Não sou um homem urbano. As grandes cidades me interessam para me suprir de arte e encontros. Mas gosto é de retornar ao silêncio, ao espaço aquietado da chácara onde moro. Essa dialética se constitui em um arco de bem-aventurança no meu dia a dia. As caminhadas diárias, sorvendo os aromas da manhã nascente, fazem parte de uma rotina que desejo manter enquanto o corpo tiver força para tal. Coloco em prática uma cultivada disciplina, evitando que o mau tempo ou as temperaturas baixas me afastem deste belo propósito - balizador da saúde emocional. Embora faça o mesmo trajeto, a geografia parece mudar constantemente, pois cada estação borda a natureza com matizes diferentes. Tento gastar esse período de liberdade e ausência de compromissos exercitando o corpo e nutrindo a sensibilidade com música e boas conversas que estabeleço comigo. São duas horas de solidão desejada, encantado com o cenário externo, mas observando e analisando a mim mesmo, numa espécie de terapia na qual tento ser meu guia na construção de uma identidade mais verdadeira. Retorno à casa com leveza na alma e um doce cansaço no corpo. Olho ao redor, para a sucessão de verdes em seus variados matizes e constato algo tantas vezes despercebido: estou vivo e encharcado de contentamento.
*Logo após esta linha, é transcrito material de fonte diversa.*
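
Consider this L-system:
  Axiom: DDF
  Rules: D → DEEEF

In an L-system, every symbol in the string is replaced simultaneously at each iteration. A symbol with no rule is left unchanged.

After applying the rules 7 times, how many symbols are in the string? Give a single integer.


Step 0: length = 3
Step 1: length = 11
Step 2: length = 19
Step 3: length = 27
Step 4: length = 35
Step 5: length = 43
Step 6: length = 51
Step 7: length = 59

Answer: 59


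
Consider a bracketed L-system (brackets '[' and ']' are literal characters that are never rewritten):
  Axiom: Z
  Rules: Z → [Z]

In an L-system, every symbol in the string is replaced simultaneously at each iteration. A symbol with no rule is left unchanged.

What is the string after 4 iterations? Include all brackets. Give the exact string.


Step 0: Z
Step 1: [Z]
Step 2: [[Z]]
Step 3: [[[Z]]]
Step 4: [[[[Z]]]]

Answer: [[[[Z]]]]


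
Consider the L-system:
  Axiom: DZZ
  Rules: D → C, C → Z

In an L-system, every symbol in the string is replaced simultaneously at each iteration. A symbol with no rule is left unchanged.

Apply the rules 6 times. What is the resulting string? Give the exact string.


Step 0: DZZ
Step 1: CZZ
Step 2: ZZZ
Step 3: ZZZ
Step 4: ZZZ
Step 5: ZZZ
Step 6: ZZZ

Answer: ZZZ


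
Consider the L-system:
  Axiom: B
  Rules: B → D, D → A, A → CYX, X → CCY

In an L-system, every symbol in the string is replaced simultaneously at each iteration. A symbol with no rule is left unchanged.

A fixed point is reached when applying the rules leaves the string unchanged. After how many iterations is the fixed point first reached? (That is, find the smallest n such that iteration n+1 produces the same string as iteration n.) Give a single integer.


Answer: 4

Derivation:
Step 0: B
Step 1: D
Step 2: A
Step 3: CYX
Step 4: CYCCY
Step 5: CYCCY  (unchanged — fixed point at step 4)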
Ver as flores bordando os canteiros que delimitam o jardim é outra felicidade a qual me entrego. As turbulências cedem seu lugar e tudo clama por serenidade. O vento, o sol, a chuva, o crepúsculo, os sapos cantando no charco à noite, os grilos... é difícil abarcar tanta beleza. É como se o espírito fosse convidado para uma festa de duração infinita. Para além de simplesmente vivenciar essa experiência, tento espalhar entre os amigos essa rica possibilidade gravitando ao nosso redor. O que chamam de mundo interior tem, creio, a cor desses cenários repletos de seivas adormecidas e depois explodindo numa interminável profusão de elementos poéticos. Como sou mais contemplativo do que prático, resisto em desenhar a existência com o lápis da utilidade. Um dia ganho parece-me ser aquele mais envolto em contemplação. Sento numa pedra morna e acaricio longamente nossos cães. O pelo escorrendo em meio aos dedos me acalma e é como se eu também pertencesse a um universo onde o instinto dança ao redor da razão.
Essa vigília me abastece para os dissabores a serem enfrentados. Os jasmins florescendo são como uma lufada de infância, quando pais e tias cumpriam suas tarefas e eu, imerso na imaginação, ia armazenado alegria para a idade adulta. E chegando ao fim dessa jornada, carregarei na algibeira lembranças das paisagens percorridas com o coração sempre pronto à surpresa de ser. Sinto certa estranheza se alguém me diz sentir-se amuado só por estar chovendo ou ter esfriado. É ter escassa sensibilidade para apreciar os fenômenos que alimentam a vida. Minha religião é reverenciar a Natureza.